Everything about “He Is … I Am” is a risky endeavor. The four-minute song is a two-part concept record about guns; its first half is an introduction to East Atlanta rapper Grip and his formative years growing up with his first firearm, and the second, more daringly, is rapped from the perspective of the inanimate murder weapon. It’s the sort of thing that great rappers can pull off, and imitators tend to fall flat on the attempt. Thankfully, Grip is more than up to the challenge.
Grip’s dejected croak crashes against a warm sample. It’s a battle of juxtaposition as the spiritual sample is undercut by Grip’s various and vivid admissions of impending prepubescent doom.
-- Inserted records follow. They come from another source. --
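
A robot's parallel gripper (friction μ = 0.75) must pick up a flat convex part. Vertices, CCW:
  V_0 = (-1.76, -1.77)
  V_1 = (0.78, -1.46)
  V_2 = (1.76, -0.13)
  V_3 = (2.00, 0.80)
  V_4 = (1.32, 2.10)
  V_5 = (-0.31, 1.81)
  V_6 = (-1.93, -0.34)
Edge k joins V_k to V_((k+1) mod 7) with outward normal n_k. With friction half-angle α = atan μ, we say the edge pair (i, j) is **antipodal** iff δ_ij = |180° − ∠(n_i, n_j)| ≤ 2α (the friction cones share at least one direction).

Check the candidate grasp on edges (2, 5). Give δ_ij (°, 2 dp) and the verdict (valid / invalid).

α = atan 0.75 = 36.87°;  2α = 73.74°
edge 2: e_2 = (+0.24, +0.93);  n_2 = (+0.9683, -0.2499)
edge 5: e_5 = (-1.62, -2.15);  n_5 = (-0.7987, +0.6018)
∠(n_2, n_5) = 157.47°
δ = |180° − 157.47°| = 22.53°
22.53° ≤ 2α = 73.74°  →  valid

δ = 22.53°, valid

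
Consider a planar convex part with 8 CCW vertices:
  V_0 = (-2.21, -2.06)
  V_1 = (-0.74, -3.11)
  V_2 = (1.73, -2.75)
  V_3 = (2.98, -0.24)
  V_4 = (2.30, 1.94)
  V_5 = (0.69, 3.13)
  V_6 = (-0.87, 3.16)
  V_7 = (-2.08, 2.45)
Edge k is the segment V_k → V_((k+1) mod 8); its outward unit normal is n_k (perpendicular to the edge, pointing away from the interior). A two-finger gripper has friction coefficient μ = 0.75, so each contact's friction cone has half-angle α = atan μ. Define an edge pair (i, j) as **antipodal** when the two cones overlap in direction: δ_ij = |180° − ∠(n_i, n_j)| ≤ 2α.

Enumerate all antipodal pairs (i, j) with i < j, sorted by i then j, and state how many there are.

count = 12; pairs: (0,3), (0,4), (0,5), (0,6), (1,4), (1,5), (1,6), (2,5), (2,6), (2,7), (3,7), (4,7)

α = atan 0.75 = 36.87°;  2α = 73.74°
n_0 = (-0.5812, -0.8137)
n_1 = (+0.1442, -0.9895)
n_2 = (+0.8951, -0.4458)
n_3 = (+0.9546, +0.2978)
n_4 = (+0.5944, +0.8042)
n_5 = (+0.0192, +0.9998)
n_6 = (-0.5061, +0.8625)
n_7 = (-0.9996, +0.0288)
  (0,1): δ = 136.17°  ·
  (0,2): δ = 80.94°  ·
  (0,3): δ = 37.14°  ✓
  (0,4): δ = 0.93°  ✓
  (0,5): δ = 34.44°  ✓
  (0,6): δ = 65.94°  ✓
  (0,7): δ = 123.89°  ·
  (1,2): δ = 124.77°  ·
  (1,3): δ = 80.97°  ·
  (1,4): δ = 44.76°  ✓
  (1,5): δ = 9.39°  ✓
  (1,6): δ = 22.11°  ✓
  (1,7): δ = 80.06°  ·
  (2,3): δ = 136.20°  ·
  (2,4): δ = 100.00°  ·
  (2,5): δ = 64.63°  ✓
  (2,6): δ = 33.12°  ✓
  (2,7): δ = 24.82°  ✓
  (3,4): δ = 143.79°  ·
  (3,5): δ = 108.43°  ·
  (3,6): δ = 76.92°  ·
  (3,7): δ = 18.98°  ✓
  (4,5): δ = 144.63°  ·
  (4,6): δ = 113.13°  ·
  (4,7): δ = 55.18°  ✓
  (5,6): δ = 148.49°  ·
  (5,7): δ = 90.55°  ·
  (6,7): δ = 122.05°  ·
antipodal pairs: 12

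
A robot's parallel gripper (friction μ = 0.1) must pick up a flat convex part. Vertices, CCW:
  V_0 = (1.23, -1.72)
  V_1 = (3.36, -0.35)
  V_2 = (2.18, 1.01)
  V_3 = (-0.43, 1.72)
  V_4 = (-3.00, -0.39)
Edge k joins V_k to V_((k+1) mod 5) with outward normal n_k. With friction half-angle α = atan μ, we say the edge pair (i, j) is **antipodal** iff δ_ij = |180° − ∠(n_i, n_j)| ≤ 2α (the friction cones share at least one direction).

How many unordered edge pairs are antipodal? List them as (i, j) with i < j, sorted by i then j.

α = atan 0.1 = 5.71°;  2α = 11.42°
n_0 = (+0.5410, -0.8411)
n_1 = (+0.7553, +0.6554)
n_2 = (+0.2625, +0.9649)
n_3 = (-0.6345, +0.7729)
n_4 = (-0.2999, -0.9540)
  (0,1): δ = 81.80°  ·
  (0,2): δ = 47.97°  ·
  (0,3): δ = 6.64°  ✓
  (0,4): δ = 129.80°  ·
  (1,2): δ = 146.16°  ·
  (1,3): δ = 91.56°  ·
  (1,4): δ = 31.60°  ·
  (2,3): δ = 125.40°  ·
  (2,4): δ = 2.24°  ✓
  (3,4): δ = 56.84°  ·
antipodal pairs: 2

count = 2; pairs: (0,3), (2,4)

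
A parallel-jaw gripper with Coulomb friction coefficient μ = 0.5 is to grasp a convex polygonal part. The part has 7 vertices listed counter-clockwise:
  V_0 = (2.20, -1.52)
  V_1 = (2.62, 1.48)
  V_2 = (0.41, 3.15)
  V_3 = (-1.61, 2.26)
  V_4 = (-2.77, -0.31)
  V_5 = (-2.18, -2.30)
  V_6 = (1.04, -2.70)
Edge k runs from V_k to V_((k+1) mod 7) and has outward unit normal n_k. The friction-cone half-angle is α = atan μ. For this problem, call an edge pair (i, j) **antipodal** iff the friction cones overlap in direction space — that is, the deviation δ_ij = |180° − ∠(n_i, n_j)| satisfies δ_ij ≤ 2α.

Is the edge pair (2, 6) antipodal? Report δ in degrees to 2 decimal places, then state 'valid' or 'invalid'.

α = atan 0.5 = 26.57°;  2α = 53.13°
edge 2: e_2 = (-2.02, -0.89);  n_2 = (-0.4032, +0.9151)
edge 6: e_6 = (+1.16, +1.18);  n_6 = (+0.7131, -0.7010)
∠(n_2, n_6) = 158.29°
δ = |180° − 158.29°| = 21.71°
21.71° ≤ 2α = 53.13°  →  valid

δ = 21.71°, valid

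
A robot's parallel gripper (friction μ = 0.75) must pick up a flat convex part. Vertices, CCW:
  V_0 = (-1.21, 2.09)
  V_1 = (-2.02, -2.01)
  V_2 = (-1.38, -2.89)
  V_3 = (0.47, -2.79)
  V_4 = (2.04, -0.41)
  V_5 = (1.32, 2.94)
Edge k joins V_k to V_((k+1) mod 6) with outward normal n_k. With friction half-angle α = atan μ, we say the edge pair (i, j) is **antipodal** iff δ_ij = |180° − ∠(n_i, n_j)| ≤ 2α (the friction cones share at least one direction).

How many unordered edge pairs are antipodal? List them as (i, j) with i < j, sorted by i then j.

α = atan 0.75 = 36.87°;  2α = 73.74°
n_0 = (-0.9810, +0.1938)
n_1 = (-0.8087, -0.5882)
n_2 = (+0.0540, -0.9985)
n_3 = (+0.8347, -0.5506)
n_4 = (+0.9777, +0.2101)
n_5 = (-0.3185, +0.9479)
  (0,1): δ = 132.80°  ·
  (0,2): δ = 75.73°  ·
  (0,3): δ = 22.24°  ✓
  (0,4): δ = 23.31°  ✓
  (0,5): δ = 119.75°  ·
  (1,2): δ = 122.93°  ·
  (1,3): δ = 69.44°  ✓
  (1,4): δ = 23.90°  ✓
  (1,5): δ = 72.54°  ✓
  (2,3): δ = 126.51°  ·
  (2,4): δ = 80.96°  ·
  (2,5): δ = 15.48°  ✓
  (3,4): δ = 134.46°  ·
  (3,5): δ = 38.02°  ✓
  (4,5): δ = 83.56°  ·
antipodal pairs: 7

count = 7; pairs: (0,3), (0,4), (1,3), (1,4), (1,5), (2,5), (3,5)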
During the first verse, he’ll transition from a masterful scene-setting moment of early childhood (“Back when I was watching Goof Troops and eating Fruit Loops / You sprayed at your target, but the strays ricocheted and struck a kid that used to shoot hoops) to an understated lyric about digestion that cleverly plays upon the cereal reference two bars prior (“And as a kid myself, that was hard to digest, like will I die next?”).
Then halfway through the song, the bottom drops out. Grip’s gruff voice transforms into the pitched-up growl of a gremlin and the perspective shifts to a gun — who raps. The gimmick is silly, but its implementation works. Over a sinister and dissonant beat, sounds of unknown vehicles speed by as the gun transforms into a devil on the shoulder figure trying to convince Grips that if he takes his advice that his adversaries will pay “the highest price.”
In less capable hands, the entire proceeding would come off as pretentious. Instead it’s devastating. In the micro-universe of “He Is … I Am” like life there are few easy answers and even fewer solutions. The song begins with the story of a boy and the only silver lining is that he became a man. If only the rest of the record’s inhabitants were so lucky.